Yesterday, New Hampshire voted to abolish the death penalty.
I have... thoughts about that.
I'm generally a liberal. In almost every way that a person can be leftist, I am that.
But I support the death penalty.
Well, to clarify, I support capital punishment. I don't support any of the systemic issues that have lead to fatal errors in convictions that caused wrongful deaths along the Green Mile. No person could possibly support that. Our entire criminal justice system needs overhaul and it isn't going to start from the very end of the line.

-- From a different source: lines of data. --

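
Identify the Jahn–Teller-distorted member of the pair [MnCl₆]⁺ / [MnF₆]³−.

[MnF₆]³−

[MnCl₆]⁺: Summing ligand charges against the +1 overall charge gives an oxidation state of +7 for manganese. Group 7 minus oxidation state 7 gives a d⁰ configuration. The d⁰ configuration leaves the e_g set evenly filled (or empty) — no strong Jahn–Teller driving force.
[MnF₆]³−: Ligand charges: each fluoride is −1. With an overall charge of −3 the manganese centre must be in the +3 oxidation state. Group 7 minus oxidation state 3 gives a d⁴ configuration. Fluoride is a weak-field ligand for a first-row metal, so the complex is high-spin. The t₂g³e_g¹ (high-spin) configuration has an unevenly filled e_g set; the Jahn–Teller theorem predicts a tetragonal distortion (typically axial elongation) to lift the degeneracy.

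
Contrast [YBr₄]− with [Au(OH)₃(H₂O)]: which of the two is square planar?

[Au(OH)₃(H₂O)]

For [YBr₄]−: Each bromide is −1; balancing the −1 overall charge requires Y(III). Y sits in group 3, so the d-electron count is 3 − 3 = 0. A d⁰ ion has no crystal-field stabilisation preference between square planar and tetrahedral, so four ligands adopt the sterically favoured tetrahedral geometry. → tetrahedral.
For [Au(OH)₃(H₂O)]: Ligand charges: each hydroxide is −1; water is neutral. With an overall charge of 0 the gold centre must be in the +3 oxidation state. Au sits in group 11, so the d-electron count is 11 − 3 = 8. A 5d d⁸ ion has a large crystal-field splitting; square planar leaves the high-energy d_{x²−y²} orbital empty and maximises CFSE. → square planar.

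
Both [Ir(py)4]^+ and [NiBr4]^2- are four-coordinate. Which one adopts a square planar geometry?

For [Ir(py)4]^+: Pyridine is neutral; balancing the +1 overall charge requires Ir(I). Ir sits in group 9, so the d-electron count is 9 − 1 = 8. A 5d d⁸ ion has a large crystal-field splitting; square planar leaves the high-energy d_{x²−y²} orbital empty and maximises CFSE. → square planar.
For [NiBr4]^2-: Summing ligand charges against the −2 overall charge gives an oxidation state of +2 for nickel. Nickel is a group-10 element; Ni(II) is therefore d⁸. Bromide is a weak-field ligand. With weak-field ligands the CFSE gain from square planar is small, so a 3d d⁸ ion takes the sterically preferred tetrahedral geometry. → tetrahedral.

[Ir(py)4]^+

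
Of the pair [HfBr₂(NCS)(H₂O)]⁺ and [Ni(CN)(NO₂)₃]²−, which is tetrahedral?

For [HfBr₂(NCS)(H₂O)]⁺: Each bromide is −1; each isothiocyanate is −1; water is neutral; balancing the +1 overall charge requires Hf(IV). Hf sits in group 4, so the d-electron count is 4 − 4 = 0. A d⁰ ion has no crystal-field stabilisation preference between square planar and tetrahedral, so four ligands adopt the sterically favoured tetrahedral geometry. → tetrahedral.
For [Ni(CN)(NO₂)₃]²−: Each cyanide is −1; each nitro (N-bound nitrite) is −1; balancing the −2 overall charge requires Ni(II). Ni sits in group 10, so the d-electron count is 10 − 2 = 8. Cyanide and nitro (N-bound nitrite) are strong-field ligands (high in the spectrochemical series). A 3d d⁸ ion with strong-field ligands gains enough CFSE to favour square planar over tetrahedral. → square planar.

[HfBr₂(NCS)(H₂O)]⁺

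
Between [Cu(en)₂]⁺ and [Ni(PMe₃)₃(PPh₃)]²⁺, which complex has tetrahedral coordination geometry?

[Cu(en)₂]⁺

For [Cu(en)₂]⁺: Summing ligand charges against the +1 overall charge gives an oxidation state of +1 for copper. Cu sits in group 11, so the d-electron count is 11 − 1 = 10. A d¹⁰ ion has no crystal-field stabilisation preference between square planar and tetrahedral, so four ligands adopt the sterically favoured tetrahedral geometry. → tetrahedral.
For [Ni(PMe₃)₃(PPh₃)]²⁺: Ligand charges: trimethylphosphine is neutral; triphenylphosphine is neutral. With an overall charge of +2 the nickel centre must be in the +2 oxidation state. Group 10 minus oxidation state 2 gives a d⁸ configuration. Trimethylphosphine and triphenylphosphine are strong-field ligands (high in the spectrochemical series). A 3d d⁸ ion with strong-field ligands gains enough CFSE to favour square planar over tetrahedral. → square planar.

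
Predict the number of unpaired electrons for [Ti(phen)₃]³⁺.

1

1,10-phenanthroline is neutral; balancing the +3 overall charge requires Ti(III).
Ti sits in group 4, so the d-electron count is 4 − 3 = 1.
Counting donor atoms: 3×1,10-phenanthroline (bidentate) → 6 donors. Coordination number = 6.
In an octahedral field the d¹ configuration is t₂g¹e_g⁰ (only one arrangement possible), giving 1 unpaired electron.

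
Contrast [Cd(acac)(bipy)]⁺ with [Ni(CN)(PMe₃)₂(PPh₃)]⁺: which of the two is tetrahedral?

[Cd(acac)(bipy)]⁺

For [Cd(acac)(bipy)]⁺: Ligand charges: each acetylacetonate is −1; 2,2′-bipyridine is neutral. With an overall charge of +1 the cadmium centre must be in the +2 oxidation state. Group 12 minus oxidation state 2 gives a d¹⁰ configuration. A d¹⁰ ion has no crystal-field stabilisation preference between square planar and tetrahedral, so four ligands adopt the sterically favoured tetrahedral geometry. → tetrahedral.
For [Ni(CN)(PMe₃)₂(PPh₃)]⁺: Ligand charges: each cyanide is −1; trimethylphosphine is neutral; triphenylphosphine is neutral. With an overall charge of +1 the nickel centre must be in the +2 oxidation state. Group 10 minus oxidation state 2 gives a d⁸ configuration. Cyanide, trimethylphosphine, and triphenylphosphine are strong-field ligands (high in the spectrochemical series). A 3d d⁸ ion with strong-field ligands gains enough CFSE to favour square planar over tetrahedral. → square planar.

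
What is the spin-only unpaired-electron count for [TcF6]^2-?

Each fluoride is −1; balancing the −2 overall charge requires Tc(IV).
Technetium is a group-7 element; Tc(IV) is therefore d³.
In an octahedral field the d³ configuration is t₂g³e_g⁰ (only one arrangement possible), giving 3 unpaired electrons.

3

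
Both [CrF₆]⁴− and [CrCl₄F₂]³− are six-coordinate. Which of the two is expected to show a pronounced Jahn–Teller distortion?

[CrF₆]⁴−

[CrF₆]⁴−: Ligand charges: each fluoride is −1. With an overall charge of −4 the chromium centre must be in the +2 oxidation state. Chromium is a group-6 element; Cr(II) is therefore d⁴. Fluoride is a weak-field ligand for a first-row metal, so the complex is high-spin. The t₂g³e_g¹ (high-spin) configuration has an unevenly filled e_g set; the Jahn–Teller theorem predicts a tetragonal distortion (typically axial elongation) to lift the degeneracy.
[CrCl₄F₂]³−: Ligand charges: each chloride is −1; each fluoride is −1. With an overall charge of −3 the chromium centre must be in the +3 oxidation state. Cr sits in group 6, so the d-electron count is 6 − 3 = 3. The d³ configuration leaves the e_g set evenly filled (or empty) — no strong Jahn–Teller driving force.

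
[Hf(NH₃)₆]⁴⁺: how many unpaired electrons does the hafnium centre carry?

Ligand charges: ammonia is neutral. With an overall charge of +4 the hafnium centre must be in the +4 oxidation state.
Hafnium is a group-4 element; Hf(IV) is therefore d⁰.
In an octahedral field the d⁰ configuration is t₂g⁰e_g⁰, giving 0 unpaired electrons.

0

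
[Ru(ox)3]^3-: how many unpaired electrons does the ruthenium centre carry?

Ligand charges: each oxalate is −2. With an overall charge of −3 the ruthenium centre must be in the +3 oxidation state.
Ruthenium is a group-8 element; Ru(III) is therefore d⁵.
Counting donor atoms: 3×oxalate (bidentate) → 6 donors. Coordination number = 6.
The spin state decides the count: a 4d ion has a large Δₒ and is invariably low-spin.
An octahedral low-spin d⁵ ion is t₂g⁵e_g⁰, giving 1 unpaired electron.

1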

Bypassing all of the necessary steps required to reform our police culture and criminal justice system - police corruption, antiquated pseudoscience like lie detectors, systemic racism - and skipping straight to abolishing the last ditch possible punishment for the worst crimes one human being can commit against another is the only time I'm going to use the phrase virtue signalling unironically.

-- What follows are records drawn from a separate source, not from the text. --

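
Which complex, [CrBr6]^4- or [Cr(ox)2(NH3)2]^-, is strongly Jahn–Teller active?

[CrBr6]^4-: Each bromide is −1; balancing the −4 overall charge requires Cr(II). Chromium is a group-6 element; Cr(II) is therefore d⁴. Bromide is a weak-field ligand for a first-row metal, so the complex is high-spin. The t₂g³e_g¹ (high-spin) configuration has an unevenly filled e_g set; the Jahn–Teller theorem predicts a tetragonal distortion (typically axial elongation) to lift the degeneracy.
[Cr(ox)2(NH3)2]^-: Summing ligand charges against the −1 overall charge gives an oxidation state of +3 for chromium. Cr sits in group 6, so the d-electron count is 6 − 3 = 3. The d³ configuration leaves the e_g set evenly filled (or empty) — no strong Jahn–Teller driving force.

[CrBr6]^4-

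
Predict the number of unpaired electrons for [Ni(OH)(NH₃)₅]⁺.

2

Each hydroxide is −1; ammonia is neutral; balancing the +1 overall charge requires Ni(II).
Group 10 minus oxidation state 2 gives a d⁸ configuration.
In an octahedral field the d⁸ configuration is t₂g⁶e_g² (only one arrangement possible), giving 2 unpaired electrons.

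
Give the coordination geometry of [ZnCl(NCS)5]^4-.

octahedral

Summing ligand charges against the −4 overall charge gives an oxidation state of +2 for zinc.
Zn sits in group 12, so the d-electron count is 12 − 2 = 10.
Coordination number: 6.
Six donors around a single metal centre give an octahedral coordination sphere.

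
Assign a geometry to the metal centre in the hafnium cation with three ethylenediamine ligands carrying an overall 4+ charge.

Summing ligand charges against the +4 overall charge gives an oxidation state of +4 for hafnium.
Group 4 minus oxidation state 4 gives a d⁰ configuration.
Counting donor atoms: 3×ethylenediamine (bidentate) → 6 donors. Coordination number = 6.
Six donors around a single metal centre give an octahedral coordination sphere.

octahedral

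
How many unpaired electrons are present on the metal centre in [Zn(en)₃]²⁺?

0 unpaired electrons

Ethylenediamine is neutral; balancing the +2 overall charge requires Zn(II).
Zinc is a group-12 element; Zn(II) is therefore d¹⁰.
Counting donor atoms: 3×ethylenediamine (bidentate) → 6 donors. Coordination number = 6.
In an octahedral field the d¹⁰ configuration is t₂g⁶e_g⁴, giving 0 unpaired electrons.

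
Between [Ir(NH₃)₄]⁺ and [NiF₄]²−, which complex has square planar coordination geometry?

For [Ir(NH₃)₄]⁺: Summing ligand charges against the +1 overall charge gives an oxidation state of +1 for iridium. Ir sits in group 9, so the d-electron count is 9 − 1 = 8. A 5d d⁸ ion has a large crystal-field splitting; square planar leaves the high-energy d_{x²−y²} orbital empty and maximises CFSE. → square planar.
For [NiF₄]²−: Ligand charges: each fluoride is −1. With an overall charge of −2 the nickel centre must be in the +2 oxidation state. Nickel is a group-10 element; Ni(II) is therefore d⁸. Fluoride is a weak-field ligand. With weak-field ligands the CFSE gain from square planar is small, so a 3d d⁸ ion takes the sterically preferred tetrahedral geometry. → tetrahedral.

[Ir(NH₃)₄]⁺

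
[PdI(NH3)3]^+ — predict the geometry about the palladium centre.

square planar

Ligand charges: each iodide is −1; ammonia is neutral. With an overall charge of +1 the palladium centre must be in the +2 oxidation state.
Pd sits in group 10, so the d-electron count is 10 − 2 = 8.
Coordination number: 4.
A 4d d⁸ ion has a large crystal-field splitting; square planar leaves the high-energy d_{x²−y²} orbital empty and maximises CFSE.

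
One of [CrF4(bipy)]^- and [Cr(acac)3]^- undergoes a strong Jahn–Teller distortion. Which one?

[Cr(acac)3]^-

[CrF4(bipy)]^-: Summing ligand charges against the −1 overall charge gives an oxidation state of +3 for chromium. Group 6 minus oxidation state 3 gives a d³ configuration. The d³ configuration leaves the e_g set evenly filled (or empty) — no strong Jahn–Teller driving force.
[Cr(acac)3]^-: Summing ligand charges against the −1 overall charge gives an oxidation state of +2 for chromium. Chromium is a group-6 element; Cr(II) is therefore d⁴. Acetylacetonate is a weak-field ligand for a first-row metal, so the complex is high-spin. The t₂g³e_g¹ (high-spin) configuration has an unevenly filled e_g set; the Jahn–Teller theorem predicts a tetragonal distortion (typically axial elongation) to lift the degeneracy.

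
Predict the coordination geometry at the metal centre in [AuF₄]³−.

tetrahedral

Each fluoride is −1; balancing the −3 overall charge requires Au(I).
Group 11 minus oxidation state 1 gives a d¹⁰ configuration.
With 4 monodentate ligands the coordination number is 4.
A d¹⁰ ion has no crystal-field stabilisation preference between square planar and tetrahedral, so four ligands adopt the sterically favoured tetrahedral geometry.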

There is a place in debate for the death penalty, but not until we reform all the things that LEAD to wrongful convictions. Skipping right to it is like trying to put out a house fire by splashing a bottle of water against the back door.
It does NOTHING to address the core systemic issues that make it an untenable capital solution.
Also, there are justifiable cases for capital punishment (like, entire shelves of true crimes books, full of real life monsters who really lived and really did absolutely unconscionable things, enough to fill SEVERAL shelves in fact) and no one is ever EVER going to convince me that people like John Wayne Gacy, Albert Fish, Richard Ramirez and HH Holmes weren't punished fairly in accordance to their crimes (all of those people they murdered/ate/tortured; in Fish's case, they were small children. He tortured them, mutilated, sexually abused them, ate them, and wrote detailed letters to their families describing what had done and what they tasted like).
I guess if NH has made the decision to abolish capital punishment that's superficially good, except when you consider how New Hampshire also chafes and pontificates over the prospect of meaningful police reform. Because of that, it just can't ring anything but hollow to me; it's a solution that does NOTHING but placate and divert attention from the problems in our legal and penal systems which created the problem to begin with.